WHAT: Come join us for an evening of ideas as we present, Beyond the Motor City, a new documentary directed by filmmaker Aaron Woolf (INDEPENDENT LENS "King Corn"). This film examines how Detroit, a grim symbol of America's diminished status in the world, may come to represent the future of transportation and progress in America.

WHEN: June 29, doors 5:30 p.m., screening 6:30 p.m.

WHERE: McMenamins Baghdad Theater, 3702 SE Hawthorne

Admission is free. A panel discussion to follow with Aaron Woolf (filmmaker), Bob Hastings (TriMet Architect), and Gil Kelley (Loeb Fellow, Harvard University).
Co-hosted by OTREC (Oregon Transportation Research and Education Consortium) and AWB-OR (Architects Without Borders-Oregon)

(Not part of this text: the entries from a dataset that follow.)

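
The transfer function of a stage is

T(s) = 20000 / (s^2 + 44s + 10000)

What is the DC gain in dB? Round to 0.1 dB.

6.0 dB

T(0) = 20000 / 10000 = 2
20 log₁₀(2) ≈ 6.02 dB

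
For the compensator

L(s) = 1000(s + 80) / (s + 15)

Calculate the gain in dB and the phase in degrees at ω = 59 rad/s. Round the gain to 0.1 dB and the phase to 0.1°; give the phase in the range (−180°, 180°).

64.3 dB, -39.3°

At s = jω = j59:
zero (s+80): 80 + j59 → |·| = √(80²+59²) = √9881 ≈ 99.403, ∠ = arctan(59/80) ≈ 36.41°
pole (s+15): 15 + j59 → |·| = √(15²+59²) = √3706 ≈ 60.877, ∠ = arctan(59/15) ≈ 75.74°
|L| = 1000 · 99.403 / 60.877 ≈ 1632.8
Gain = 20 log₁₀(1632.8) ≈ 64.26 dB
∠L = 36.41° − 75.74° = -39.33°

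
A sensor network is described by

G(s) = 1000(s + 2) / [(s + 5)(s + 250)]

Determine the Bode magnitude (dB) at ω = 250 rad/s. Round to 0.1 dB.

9.0 dB

At s = jω = j250:
zero (s+2): 2 + j250 → |·| = √(2²+250²) = √62504 ≈ 250.01, ∠ = arctan(250/2) ≈ 89.54°
pole (s+5): 5 + j250 → |·| = √(5²+250²) = √62525 ≈ 250.05, ∠ = arctan(250/5) ≈ 88.85°
pole (s+250): 250 + j250 → |·| = √(250²+250²) = √125000 ≈ 353.55, ∠ = arctan(250/250) ≈ 45.00°
|G| = 1000 · 250.01 / 88405 ≈ 2.828
Gain = 20 log₁₀(2.828) ≈ 9.03 dB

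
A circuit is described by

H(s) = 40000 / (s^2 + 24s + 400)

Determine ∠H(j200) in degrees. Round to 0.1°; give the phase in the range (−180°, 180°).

-173.1°

At s = jω = j200:
quadratic: (j200)² + 24·j200 + 400 = -39600 + j4800 → |·| ≈ 39890, ∠ ≈ 173.09°
∠H = 0.00° − 173.09° = -173.09°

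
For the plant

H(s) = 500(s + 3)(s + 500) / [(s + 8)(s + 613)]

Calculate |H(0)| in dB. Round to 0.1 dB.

43.7 dB

H(0) = 500·3·500 / (8·613) ≈ 152.94
20 log₁₀(152.94) ≈ 43.69 dB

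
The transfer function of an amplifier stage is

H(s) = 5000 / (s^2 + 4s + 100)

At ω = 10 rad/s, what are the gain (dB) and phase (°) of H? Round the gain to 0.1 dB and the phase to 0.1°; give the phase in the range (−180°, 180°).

At s = jω = j10:
quadratic: (j10)² + 4·j10 + 100 = 0 + j40 → |·| ≈ 40, ∠ ≈ 90.00°
|H| = 5000 / 40 ≈ 125
Gain = 20 log₁₀(125) ≈ 41.94 dB
∠H = 0.00° − 90.00° = -90.00°

41.9 dB, -90.0°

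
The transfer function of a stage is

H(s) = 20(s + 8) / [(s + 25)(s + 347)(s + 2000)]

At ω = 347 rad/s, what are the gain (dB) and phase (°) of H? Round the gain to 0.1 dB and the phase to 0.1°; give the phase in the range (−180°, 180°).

At s = jω = j347:
zero (s+8): 8 + j347 → |·| = √(8²+347²) = √120473 ≈ 347.09, ∠ = arctan(347/8) ≈ 88.68°
pole (s+25): 25 + j347 → |·| = √(25²+347²) = √121034 ≈ 347.9, ∠ = arctan(347/25) ≈ 85.88°
pole (s+347): 347 + j347 → |·| = √(347²+347²) = √240818 ≈ 490.73, ∠ = arctan(347/347) ≈ 45.00°
pole (s+2000): 2000 + j347 → |·| = √(2000²+347²) = √4120409 ≈ 2029.9, ∠ = arctan(347/2000) ≈ 9.84°
|H| = 20 · 347.09 / 3.4655e+08 ≈ 2.0031e-05
Gain = 20 log₁₀(2.0031e-05) ≈ -93.97 dB
∠H = 88.68° − 140.72° = -52.04°

-94.0 dB, -52.0°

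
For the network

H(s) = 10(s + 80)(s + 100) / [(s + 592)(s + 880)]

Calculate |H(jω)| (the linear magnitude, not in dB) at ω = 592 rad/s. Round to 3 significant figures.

At s = jω = j592:
zero (s+80): 80 + j592 → |·| = √(80²+592²) = √356864 ≈ 597.38, ∠ = arctan(592/80) ≈ 82.30°
zero (s+100): 100 + j592 → |·| = √(100²+592²) = √360464 ≈ 600.39, ∠ = arctan(592/100) ≈ 80.41°
pole (s+592): 592 + j592 → |·| = √(592²+592²) = √700928 ≈ 837.21, ∠ = arctan(592/592) ≈ 45.00°
pole (s+880): 880 + j592 → |·| = √(880²+592²) = √1124864 ≈ 1060.6, ∠ = arctan(592/880) ≈ 33.93°
|H| = 10 · 3.5866e+05 / 8.8794e+05 ≈ 4.0392

4.04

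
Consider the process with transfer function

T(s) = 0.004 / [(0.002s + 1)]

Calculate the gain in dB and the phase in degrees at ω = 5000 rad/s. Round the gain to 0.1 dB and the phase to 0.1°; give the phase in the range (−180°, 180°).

At ω = 5000 rad/s:
pole (1 + j5000·0.002) = 1 + j10 → |·| ≈ 10.05, ∠ ≈ 84.29°
|T| = 0.004 · 1 / (10.05) ≈ 0.00039801
Gain = 20 log₁₀(0.00039801) ≈ -68.00 dB
∠T = (0°) − (84.29°) = -84.29°

-68.0 dB, -84.3°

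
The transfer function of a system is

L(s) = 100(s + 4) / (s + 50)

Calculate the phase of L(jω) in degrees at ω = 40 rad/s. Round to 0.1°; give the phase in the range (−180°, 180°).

45.6°

At s = jω = j40:
zero (s+4): 4 + j40 → |·| = √(4²+40²) = √1616 ≈ 40.2, ∠ = arctan(40/4) ≈ 84.29°
pole (s+50): 50 + j40 → |·| = √(50²+40²) = √4100 ≈ 64.031, ∠ = arctan(40/50) ≈ 38.66°
∠L = 84.29° − 38.66° = 45.63°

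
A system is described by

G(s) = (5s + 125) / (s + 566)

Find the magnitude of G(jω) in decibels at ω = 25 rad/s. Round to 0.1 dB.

Substitute s = j25:
Numerator: 5(j25) + 125 = 125 + j125
Denominator: (j25) + 566 = 566 + j25
|N| = √(125² + 125²) ≈ 176.78, ∠N ≈ 45.00°
|D| = √(566² + 25²) ≈ 566.55, ∠D ≈ 2.53°
|G| = 176.78 / 566.55 ≈ 0.31203
Gain = 20 log₁₀(0.31203) ≈ -10.12 dB

-10.1 dB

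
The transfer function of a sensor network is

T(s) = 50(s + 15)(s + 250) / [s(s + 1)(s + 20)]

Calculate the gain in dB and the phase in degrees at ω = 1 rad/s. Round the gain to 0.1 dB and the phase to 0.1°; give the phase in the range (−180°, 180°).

At s = jω = j1:
zero (s+15): 15 + j1 → |·| = √(15²+1²) = √226 ≈ 15.033, ∠ = arctan(1/15) ≈ 3.81°
zero (s+250): 250 + j1 → |·| = √(250²+1²) = √62501 ≈ 250, ∠ = arctan(1/250) ≈ 0.23°
pole (s+1): 1 + j1 → |·| = √(1²+1²) = √2 ≈ 1.4142, ∠ = arctan(1/1) ≈ 45.00°
pole (s+20): 20 + j1 → |·| = √(20²+1²) = √401 ≈ 20.025, ∠ = arctan(1/20) ≈ 2.86°
pole at origin: |s| = 1, ∠ = 90.00° (in denominator)
|T| = 50 · 3758.2 / 28.319 ≈ 6635.5
Gain = 20 log₁₀(6635.5) ≈ 76.44 dB
∠T = 4.04° − 137.86° = -133.82°

76.4 dB, -133.8°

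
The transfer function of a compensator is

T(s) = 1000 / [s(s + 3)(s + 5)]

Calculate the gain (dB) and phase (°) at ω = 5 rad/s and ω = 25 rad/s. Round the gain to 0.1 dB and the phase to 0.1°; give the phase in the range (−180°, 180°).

At s = jω = j5:
pole (s+3): 3 + j5 → |·| = √(3²+5²) = √34 ≈ 5.831, ∠ = arctan(5/3) ≈ 59.04°
pole (s+5): 5 + j5 → |·| = √(5²+5²) = √50 ≈ 7.0711, ∠ = arctan(5/5) ≈ 45.00°
pole at origin: |s| = 5, ∠ = 90.00° (in denominator)
|T| = 1000 / 206.16 ≈ 4.8506
Gain = 20 log₁₀(4.8506) ≈ 13.72 dB
∠T = 0.00° − 194.04° = -194.04° ≡ 165.96° (principal value)

At s = jω = j25:
pole (s+3): 3 + j25 → |·| = √(3²+25²) = √634 ≈ 25.179, ∠ = arctan(25/3) ≈ 83.16°
pole (s+5): 5 + j25 → |·| = √(5²+25²) = √650 ≈ 25.495, ∠ = arctan(25/5) ≈ 78.69°
pole at origin: |s| = 25, ∠ = 90.00° (in denominator)
|T| = 1000 / 16048 ≈ 0.062313
Gain = 20 log₁₀(0.062313) ≈ -24.11 dB
∠T = 0.00° − 251.85° = -251.85° ≡ 108.15° (principal value)

ω = 5: 13.7 dB, 166.0°; ω = 25: -24.1 dB, 108.2°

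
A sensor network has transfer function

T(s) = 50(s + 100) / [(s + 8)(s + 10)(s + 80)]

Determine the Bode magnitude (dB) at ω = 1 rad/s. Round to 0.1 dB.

At s = jω = j1:
zero (s+100): 100 + j1 → |·| = √(100²+1²) = √10001 ≈ 100, ∠ = arctan(1/100) ≈ 0.57°
pole (s+8): 8 + j1 → |·| = √(8²+1²) = √65 ≈ 8.0623, ∠ = arctan(1/8) ≈ 7.13°
pole (s+10): 10 + j1 → |·| = √(10²+1²) = √101 ≈ 10.05, ∠ = arctan(1/10) ≈ 5.71°
pole (s+80): 80 + j1 → |·| = √(80²+1²) = √6401 ≈ 80.006, ∠ = arctan(1/80) ≈ 0.72°
|T| = 50 · 100 / 6482.6 ≈ 0.7713
Gain = 20 log₁₀(0.7713) ≈ -2.26 dB

-2.3 dB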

More about the film: Narrated by BLUEPRINT AMERICA's lead correspondent Miles O'Brien, "Beyond the Motor City" asks whether it's time to fundamentally change the way Detroiters—and by extension all Americans—get around. Detroit is seen as the crucible in which the nation's ability to move toward a modern transportation infrastructure is put to the test. The documentary shows how investments in the past—beginning with the construction of canals in the 18th century—profoundly shaped Detroit's physical layout, population growth and economic development. Before it was dubbed the Motor City, Detroit was home to the nation's most extensive streetcar system. In fact, it was the vast network of streetcars that carried workers to the area's many car factories. And it was the cars made in those factories that would soon displace the streetcars in Detroit - and in every major American city.
 
But over the last 30 years, much of the world has moved on, choosing faster, cleaner, more modern transportation and leaving America behind. Viewers are taken on a journey beyond Detroit's blighted urban landscape to Spain, home to one of the world's most modern and extensive transit systems; to California, where voters recently said yes to America's first high-speed rail system; and to Washington, where Congress will decide whether to finally push America's transportation into the 21st century.